To illustrate the method with an example, let’s consider a movie with the top-genre “horror”, the sub-genre “creature-film” and the theme “zombies”. When the network sees the movie, it gets the first hint that it is a horror movie and builds a representation that maximizes the prediction of the first softmax for “horror”. But instead of forgetting the context, it ‘remembers’ that it belongs to the horror genre and uses the hint to adjust the representation to predict both classes (horror,creature-film) correctly. This is the second step. Lastly, it is using the given context to adjust the representation again to predict all three classes (horror,creature-film,zombies) correctly.
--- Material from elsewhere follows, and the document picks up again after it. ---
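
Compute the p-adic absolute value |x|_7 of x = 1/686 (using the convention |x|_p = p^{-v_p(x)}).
|1/686|_7 = 343

Step 1 — compute v_7(x) by factoring powers of 7 out of the numerator and denominator: v_7(1/686) = -3. Step 2 — apply |x|_p = p^{-v_p(x)} = 7^{3} = 343.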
The whole process can be considered as a loop which is in contrast to typical multi-label learning that is using a single output of a layer to predict all classes correctly.
Bottom line, as we demonstrated, feedback networks are not limited to images and they are extremely useful if there exists a natural, hierarchical label space for data samples. Furthermore, since the classification of hierarchical labels requires more powerful representations, it is very likely that the learned feature space is more versatile and can be also used as input features for other models.